3. How do you know when to be assertive and when to be supportive?
It’s handy to know the characteristics of your dog’s breed. For instance, a sheltie is a very timid dog, so groomers like Sylvia are very careful and gentle when they work on their teeth. On the other hand, Sylvia approaches a growling cocker spaniel much differently. Another unique situation is the rescue dog who’s been mistreated. In that situation patience is key.
4. Is it difficult to build trust when you’re grooming a new dog?
It depends on the dog, their breed and their history. “Every dog has a unique personality and that’s what a behaviourist looks for,” says Sylvia. “What’s going on in that dog’s head? What was their history? How can we help this particular animal?”

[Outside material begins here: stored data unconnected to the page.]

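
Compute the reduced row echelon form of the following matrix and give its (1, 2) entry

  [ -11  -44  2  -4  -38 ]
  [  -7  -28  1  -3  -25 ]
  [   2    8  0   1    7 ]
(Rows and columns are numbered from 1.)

R1 → -1/11·R1
  [  1    4  -2/11  4/11  38/11 ]
  [ -7  -28      1    -3    -25 ]
  [  2    8      0     1      7 ]
R2 → R2 + 7·R1
  [ 1  4  -2/11   4/11  38/11 ]
  [ 0  0  -3/11  -5/11  -9/11 ]
  [ 2  8      0      1      7 ]
R3 → R3 − 2·R1
  [ 1  4  -2/11   4/11  38/11 ]
  [ 0  0  -3/11  -5/11  -9/11 ]
  [ 0  0   4/11   3/11   1/11 ]
R2 → -11/3·R2
  [ 1  4  -2/11  4/11  38/11 ]
  [ 0  0      1   5/3      3 ]
  [ 0  0   4/11  3/11   1/11 ]
R3 → R3 − 4/11·R2
  [ 1  4  -2/11  4/11  38/11 ]
  [ 0  0      1   5/3      3 ]
  [ 0  0      0  -1/3     -1 ]
R3 → -3·R3
  [ 1  4  -2/11  4/11  38/11 ]
  [ 0  0      1   5/3      3 ]
  [ 0  0      0     1      3 ]
R2 → R2 − 5/3·R3
  [ 1  4  -2/11  4/11  38/11 ]
  [ 0  0      1     0     -2 ]
  [ 0  0      0     1      3 ]
R1 → R1 − 4/11·R3
  [ 1  4  -2/11  0  26/11 ]
  [ 0  0      1  0     -2 ]
  [ 0  0      0  1      3 ]
R1 → R1 + 2/11·R2
  [ 1  4  0  0   2 ]
  [ 0  0  1  0  -2 ]
  [ 0  0  0  1   3 ]

4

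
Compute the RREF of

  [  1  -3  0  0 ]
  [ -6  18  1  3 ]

[[1, -3, 0, 0], [0, 0, 1, 3]]

R2 := R2 + 6·R1
  [ 1  -3  0  0 ]
  [ 0   0  1  3 ]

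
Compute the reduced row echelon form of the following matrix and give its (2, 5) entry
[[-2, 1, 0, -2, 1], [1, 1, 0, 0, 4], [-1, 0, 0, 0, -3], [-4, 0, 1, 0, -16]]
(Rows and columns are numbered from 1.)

1

r1 → -1/2·r1
  [  1  -1/2  0  1  -1/2 ]
  [  1     1  0  0     4 ]
  [ -1     0  0  0    -3 ]
  [ -4     0  1  0   -16 ]
r2 → r2 − r1
  [  1  -1/2  0   1  -1/2 ]
  [  0   3/2  0  -1   9/2 ]
  [ -1     0  0   0    -3 ]
  [ -4     0  1   0   -16 ]
r3 → r3 + r1
  [  1  -1/2  0   1  -1/2 ]
  [  0   3/2  0  -1   9/2 ]
  [  0  -1/2  0   1  -7/2 ]
  [ -4     0  1   0   -16 ]
r4 → r4 + 4·r1
  [ 1  -1/2  0   1  -1/2 ]
  [ 0   3/2  0  -1   9/2 ]
  [ 0  -1/2  0   1  -7/2 ]
  [ 0    -2  1   4   -18 ]
r2 → 2/3·r2
  [ 1  -1/2  0     1  -1/2 ]
  [ 0     1  0  -2/3     3 ]
  [ 0  -1/2  0     1  -7/2 ]
  [ 0    -2  1     4   -18 ]
r3 → r3 + 1/2·r2
  [ 1  -1/2  0     1  -1/2 ]
  [ 0     1  0  -2/3     3 ]
  [ 0     0  0   2/3    -2 ]
  [ 0    -2  1     4   -18 ]
r4 → r4 + 2·r2
  [ 1  -1/2  0     1  -1/2 ]
  [ 0     1  0  -2/3     3 ]
  [ 0     0  0   2/3    -2 ]
  [ 0     0  1   8/3   -12 ]
r3 <-> r4
  [ 1  -1/2  0     1  -1/2 ]
  [ 0     1  0  -2/3     3 ]
  [ 0     0  1   8/3   -12 ]
  [ 0     0  0   2/3    -2 ]
r4 → 3/2·r4
  [ 1  -1/2  0     1  -1/2 ]
  [ 0     1  0  -2/3     3 ]
  [ 0     0  1   8/3   -12 ]
  [ 0     0  0     1    -3 ]
r3 → r3 − 8/3·r4
  [ 1  -1/2  0     1  -1/2 ]
  [ 0     1  0  -2/3     3 ]
  [ 0     0  1     0    -4 ]
  [ 0     0  0     1    -3 ]
r2 → r2 + 2/3·r4
  [ 1  -1/2  0  1  -1/2 ]
  [ 0     1  0  0     1 ]
  [ 0     0  1  0    -4 ]
  [ 0     0  0  1    -3 ]
r1 → r1 − r4
  [ 1  -1/2  0  0  5/2 ]
  [ 0     1  0  0    1 ]
  [ 0     0  1  0   -4 ]
  [ 0     0  0  1   -3 ]
r1 → r1 + 1/2·r2
  [ 1  0  0  0   3 ]
  [ 0  1  0  0   1 ]
  [ 0  0  1  0  -4 ]
  [ 0  0  0  1  -3 ]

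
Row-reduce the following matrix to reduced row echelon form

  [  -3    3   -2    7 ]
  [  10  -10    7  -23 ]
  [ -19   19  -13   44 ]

ρ1 ← -1/3·ρ1
ρ2 ← ρ2 − 10·ρ1
ρ3 ← ρ3 + 19·ρ1
ρ2 ← 3·ρ2
ρ3 ← ρ3 + 1/3·ρ2
ρ1 ← ρ1 − 2/3·ρ2

[[1, -1, 0, -3], [0, 0, 1, 1], [0, 0, 0, 0]]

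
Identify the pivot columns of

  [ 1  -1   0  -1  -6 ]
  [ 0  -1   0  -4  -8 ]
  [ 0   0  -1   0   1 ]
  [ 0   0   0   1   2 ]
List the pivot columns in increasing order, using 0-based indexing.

R2 := -1·R2
  [ 1  -1   0  -1  -6 ]
  [ 0   1   0   4   8 ]
  [ 0   0  -1   0   1 ]
  [ 0   0   0   1   2 ]
R3 := -1·R3
  [ 1  -1  0  -1  -6 ]
  [ 0   1  0   4   8 ]
  [ 0   0  1   0  -1 ]
  [ 0   0  0   1   2 ]
R2 := R2 − 4·R4
  [ 1  -1  0  -1  -6 ]
  [ 0   1  0   0   0 ]
  [ 0   0  1   0  -1 ]
  [ 0   0  0   1   2 ]
R1 := R1 + R4
  [ 1  -1  0  0  -4 ]
  [ 0   1  0  0   0 ]
  [ 0   0  1  0  -1 ]
  [ 0   0  0  1   2 ]
R1 := R1 + R2
  [ 1  0  0  0  -4 ]
  [ 0  1  0  0   0 ]
  [ 0  0  1  0  -1 ]
  [ 0  0  0  1   2 ]
Pivot columns are the columns containing a leading 1.

0, 1, 2, 3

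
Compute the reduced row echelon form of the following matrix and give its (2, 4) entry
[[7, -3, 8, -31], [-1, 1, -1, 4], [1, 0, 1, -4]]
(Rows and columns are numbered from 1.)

r1 := 1/7·r1
  [  1  -3/7  8/7  -31/7 ]
  [ -1     1   -1      4 ]
  [  1     0    1     -4 ]
r2 := r2 + r1
  [ 1  -3/7  8/7  -31/7 ]
  [ 0   4/7  1/7   -3/7 ]
  [ 1     0    1     -4 ]
r3 := r3 − r1
  [ 1  -3/7   8/7  -31/7 ]
  [ 0   4/7   1/7   -3/7 ]
  [ 0   3/7  -1/7    3/7 ]
r2 := 7/4·r2
  [ 1  -3/7   8/7  -31/7 ]
  [ 0     1   1/4   -3/4 ]
  [ 0   3/7  -1/7    3/7 ]
r3 := r3 − 3/7·r2
  [ 1  -3/7   8/7  -31/7 ]
  [ 0     1   1/4   -3/4 ]
  [ 0     0  -1/4    3/4 ]
r3 := -4·r3
  [ 1  -3/7  8/7  -31/7 ]
  [ 0     1  1/4   -3/4 ]
  [ 0     0    1     -3 ]
r2 := r2 − 1/4·r3
  [ 1  -3/7  8/7  -31/7 ]
  [ 0     1    0      0 ]
  [ 0     0    1     -3 ]
r1 := r1 − 8/7·r3
  [ 1  -3/7  0  -1 ]
  [ 0     1  0   0 ]
  [ 0     0  1  -3 ]
r1 := r1 + 3/7·r2
  [ 1  0  0  -1 ]
  [ 0  1  0   0 ]
  [ 0  0  1  -3 ]

0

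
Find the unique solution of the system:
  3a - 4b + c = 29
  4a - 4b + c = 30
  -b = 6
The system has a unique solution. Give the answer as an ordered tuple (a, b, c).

(1, -6, 2)

Form the augmented matrix and row-reduce:
  [ 3  -4  1  |  29 ]
  [ 4  -4  1  |  30 ]
  [ 0  -1  0  |   6 ]
R1 → 1/3·R1
  [ 1  -4/3  1/3  |  29/3 ]
  [ 4    -4    1  |    30 ]
  [ 0    -1    0  |     6 ]
R2 → R2 − 4·R1
  [ 1  -4/3   1/3  |   29/3 ]
  [ 0   4/3  -1/3  |  -26/3 ]
  [ 0    -1     0  |      6 ]
R2 → 3/4·R2
  [ 1  -4/3   1/3  |   29/3 ]
  [ 0     1  -1/4  |  -13/2 ]
  [ 0    -1     0  |      6 ]
R3 → R3 + R2
  [ 1  -4/3   1/3  |   29/3 ]
  [ 0     1  -1/4  |  -13/2 ]
  [ 0     0  -1/4  |   -1/2 ]
R3 → -4·R3
  [ 1  -4/3   1/3  |   29/3 ]
  [ 0     1  -1/4  |  -13/2 ]
  [ 0     0     1  |      2 ]
R2 → R2 + 1/4·R3
  [ 1  -4/3  1/3  |  29/3 ]
  [ 0     1    0  |    -6 ]
  [ 0     0    1  |     2 ]
R1 → R1 − 1/3·R3
  [ 1  -4/3  0  |   9 ]
  [ 0     1  0  |  -6 ]
  [ 0     0  1  |   2 ]
R1 → R1 + 4/3·R2
  [ 1  0  0  |   1 ]
  [ 0  1  0  |  -6 ]
  [ 0  0  1  |   2 ]
Reading off the last column: a = 1, b = -6, c = 2.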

Not only do dog behaviourists work to understand their animals better, a big part of their job is understanding the circumstances that helped shape that dog.
5. What’s it like when you finally establish that trustworthy relationship?
“It’s beautiful, as soon as a dog is confident with you he’ll let you do anything,” says Sylvia. Building a relationship from scratch and establishing trust with a dog demonstrates your ability and your willingness to take care of him. He or she knows you won’t hurt them and they know they can relax and go with the flow.
6. Ever thought about bigger game? Like cleaning alligators’ or elephants’ teeth?
“You know what, humans always say to me, can you clean my teeth? I always say no, you bite, the dog doesn’t. I thought about horses but I’m not a horse trainer or know enough horse training, so no, I’m going to stick with dogs.
“Working with dogs is what I know and it’s what I’ve always known.”
And for Sylvia, it helps that the dogs know it, too.